Manche Menschen tanken auch gegen den Trend

Das Grusel-Szenario: lange Warteschlangen, weil der Sprit so biliig ist. Das Bild entstand in Castrop-Rauxel im März 2011.
Das Grusel-Szenario: lange Warteschlangen, weil der Sprit so biliig ist. Das Bild entstand in Castrop-Rauxel im März 2011. © WAZ FotoPool | REUTTER, Joseph-Wilhelm

Das Zapfhahn-Roulette. Szenarien kursieren durchaus von leergekauften Tankstellen und langen Warteschlangen. Oder von Kunden, die nach ewigem Warten in eine klitzekleine Preissteigerung geraten, als sie endlich dran sind. Denn das ständige Auf und Ab der Benzinpreise hört ja nicht auf, nur weil obendrauf ein Rabatt liegt. Man ahnt die Schlagzeile. „Benzin-Wut.“

Und dann gibt es die, die gegen den Trend tanken. Wie den Fahrlehrer Stefan Wulfekotte in Gladbeck, der am Dienstag entschlossen ist, abends nochmals alle Fahrzeuge vollzutanken: Sie müssen ja rollen, egal, was an den Tankstellen los ist. Auch einige Handwerker betanken am Dienstag noch schnell ihre Kastenwagen und Kombis, um beweglich zu bleiben, bis der Sturm vorüber ist, von dem niemand weiß, ob er kommt.
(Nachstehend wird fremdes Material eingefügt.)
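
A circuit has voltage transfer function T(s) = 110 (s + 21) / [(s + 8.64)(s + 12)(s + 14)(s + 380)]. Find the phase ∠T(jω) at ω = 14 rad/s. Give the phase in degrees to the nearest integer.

-121°

∠(j14 + 21) = arctan(14/21) = 33.69°
∠(j14 + 8.64) = arctan(14/8.64) = 58.32°
∠(j14 + 12) = arctan(14/12) = 49.40°
∠(j14 + 14) = arctan(14/14) = 45.00°
∠(j14 + 380) = arctan(14/380) = 2.11°
∠T(j14) = 33.69° − (58.32° + 49.40° + 45.00° + 2.11°) = -121.14°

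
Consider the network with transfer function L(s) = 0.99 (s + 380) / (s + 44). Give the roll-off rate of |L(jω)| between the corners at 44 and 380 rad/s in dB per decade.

-20 dB/decade

In this band the factors already past their corner are: pole at 44; net slope = -20 dB/decade.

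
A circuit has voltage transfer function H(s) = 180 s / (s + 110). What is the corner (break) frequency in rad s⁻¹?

110 rad s⁻¹

The single real pole at s = −110 gives a corner at ω = 110 rad s⁻¹.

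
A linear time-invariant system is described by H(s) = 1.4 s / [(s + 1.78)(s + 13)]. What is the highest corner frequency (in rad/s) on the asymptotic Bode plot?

13 rad/s

Break frequencies occur at each pole and zero magnitude: 1.78 rad/s, 13 rad/s.
The highest is 13 rad/s.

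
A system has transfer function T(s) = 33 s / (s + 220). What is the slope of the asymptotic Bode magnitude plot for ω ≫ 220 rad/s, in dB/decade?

With 1 zero and 1 pole, the high-frequency asymptotic slope is 20 × (1 − 1) = 0 dB/decade.

0 dB/decade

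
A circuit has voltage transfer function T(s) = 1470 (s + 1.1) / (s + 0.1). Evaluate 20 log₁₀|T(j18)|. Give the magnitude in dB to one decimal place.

|j18 + 1.1| = √(18² + 1.1²) = 18.03
|j18 + 0.1| = √(18² + 0.1²) = 18
|T(j18)| = 1470 × 18.03 / 18 = 1472.7
20 log₁₀(1472.7) = 63.36 dB

63.4 dB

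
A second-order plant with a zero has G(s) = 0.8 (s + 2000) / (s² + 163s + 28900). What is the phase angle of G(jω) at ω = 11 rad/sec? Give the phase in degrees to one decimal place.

∠(j11 + 2000) = arctan(11/2000) = 0.32°
∠[(j11)² + 163(j11) + 28900] = ∠[28779 + j1793] = 3.57°
∠G(j11) = 0.32° − 3.57° = -3.25°

-3.2°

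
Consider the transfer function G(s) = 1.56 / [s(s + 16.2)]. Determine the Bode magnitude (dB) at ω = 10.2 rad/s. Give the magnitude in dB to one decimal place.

|j10.2 + 16.2| = √(10.2² + 16.2²) = 19.14
|j10.2| = 10.2
|G(j10.2)| = 1.56 / (19.14 × 10.2) = 0.0079891
20 log₁₀(0.0079891) = -41.95 dB

-42.0 dB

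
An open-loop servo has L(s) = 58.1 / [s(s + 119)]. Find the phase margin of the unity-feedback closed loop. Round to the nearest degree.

90 deg

Gain crossover: |L(jω)| = 1 at ω ≈ 0.488 rad/sec.
∠L(j0.488) = −90° − arctan(0.488/119) ≈ -90.24°
PM = 180° + (-90.24°) = 89.76°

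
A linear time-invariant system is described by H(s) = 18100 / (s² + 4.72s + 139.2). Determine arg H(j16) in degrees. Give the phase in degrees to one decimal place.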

Rat: Vor der Rückkehr zur höheren Steuer nochmals volltanken

Der Rabatt auf die Energiesteuer zieht die Mehrwertsteuer mit herunter, deshalb die krummen Beträge. Er bleibt gültig bis zum 31. August. Expertinnen und Experten raten schon heute, kurz vorher noch mal vollzutanken. Oder genauer: Möglichst den Moment vor dem 31. versuchen abzupassen, an dem die Ölkonzerne beginnen, die Preise zu steigern, weil sie ja wissen, das bald viele Menschen tanken kommen.

Vom 1. September an gilt wieder der alte, höhere Steuersatz. Routinierte Autofahrer erwarten, dass der Preis sofort hochgeht um 35 Cent hier und 17 Cent da. „Das umgekehrte Argument, in den Tanks sei ja noch billiges Rest-Benzin, wird man dann nicht hören“, sagt einer von ihnen. Das Image ist so aus irgendwelchen Gründen.